William Seach was a recipient of the Medal of Honor for his service in China during the Boxer Rebellion, prior to World War I. When he died in 1978, he was the oldest. and longest-living, recipient of the Medal of Honor, and the last surviving US veteran of the Boxer Rebellion to receive the medal. His story was shared with us by his namesake grandson, Bill Seach:
During WW I, William Seach was Gunnery Officer on board Troop Transport U.S. Abraham Lincoln. The Lincoln was torpedoed/ sunk May 31, 1918 by the German submarine U-90. Lt Seach was wounded, but taken on board and briefly made a prisoner aboard the U-90. The German U-Boat crew had no idea they had captured a Medal of Honor recipient.
In 1898, as an Ordinary Seaman, Seach was in to China during the Boxer Rebellion. As part of the relief expedition of the Allied forces, Seach distinguished himself by meritorious conduct in a number of incidents, and was awarded the Medal of Honor.
After the torpedoing in 1918, Seach was held on the submarine with another USS Florida shipmate, Lt Edouard Izac, who would himself be awarded the Medal of Honor for his actions in escaping his German wartime captors.

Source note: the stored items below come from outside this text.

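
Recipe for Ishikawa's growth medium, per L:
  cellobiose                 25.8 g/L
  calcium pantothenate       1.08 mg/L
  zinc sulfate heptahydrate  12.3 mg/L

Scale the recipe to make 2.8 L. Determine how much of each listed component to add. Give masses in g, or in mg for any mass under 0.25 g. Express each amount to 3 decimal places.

cellobiose 72.240 g; calcium pantothenate 3.024 mg; zinc sulfate heptahydrate 34.440 mg

Working volume: 2.8 L.
cellobiose: 25.8 g/L × 2.8 L = 72.240 g
calcium pantothenate: 1.08 mg/L × 2.8 L = 3.024 mg
zinc sulfate heptahydrate: 12.3 mg/L × 2.8 L = 34.440 mg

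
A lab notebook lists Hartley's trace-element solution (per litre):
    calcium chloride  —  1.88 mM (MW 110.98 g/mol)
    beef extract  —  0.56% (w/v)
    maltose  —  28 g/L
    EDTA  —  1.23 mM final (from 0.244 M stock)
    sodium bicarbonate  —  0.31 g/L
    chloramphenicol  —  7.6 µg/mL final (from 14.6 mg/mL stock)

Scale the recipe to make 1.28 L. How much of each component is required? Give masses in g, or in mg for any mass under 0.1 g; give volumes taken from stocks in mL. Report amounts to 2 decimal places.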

Seach was evidently released back to the ocean by the U-90 crew later.
Lt Seach was wounded in the experience, and was later rescued by the French. Lt Seach's injuries were such that, following his identification from French Hospital, he was shipped to the Walter Reed Hospital.
My grandmother had just given birth to my father, William Seach, in August 1918, possibly earlier believing herself to be a widow.
At Walter Reed, the doctors' final counsel was that Lt. Seach was in such bad condition that he should be sent home "to die peacefully".
Surprise -- he lived to be the longest-surviving recipient of the Medal of Honor, attaining an age of 101.5, and the last surviving U.S. recipient of the MOH in the Boxer Rebellion.
His USS Florida shipmate, the other salty sea dog, Lt Edouard Izac, also lived to be some 100 years of age.
Lt Seach, MOH, and Lt. Izac, MOH, are interred scant yards from one another at Arlington National Cemetery.
The rarity of being a recipient of the Medal of Honor surviving a torpedoing by submarine and thereafter being rescued to live to the century mark is achievement of almost mythical import.
Honors for Grandfather include the naming of The William Seach School in the Old Hometown of Weymouth, Massachusetts. Also, an additional honor was his attendance at the world premier of the classic war movie concerning the Boxer Rebellion, entitled "55 Days At Peking" and starring Charlton Heston, in Boston, Mass.
But, most significant honor of all was the selection of Lt Seach, MOH, to be on the Honor Guard in 1958 for the burial of the Unknown Soldiers from WWII and Korea.
Each Unknown was awarded The Medal Of Honor by President Eisenhower.
The funeral services held were duplicated for Lt Seach, MOH at his passing in 1978.
The William Seach military service continued with my father, William B Seach, a submariner and survivor along with my mother of the Pearl Harbor attack.
He served aboard the USS Tautog SS-199 which went on to sink more Japanese ships than any other during WWII, becoming nicknamed The Terrible 'T'.
The final William B. Seach military service was mine, serving an extended voluntary tour in Vietnam with my land legs, per the U.S. Army, beneath me, from 1970/71.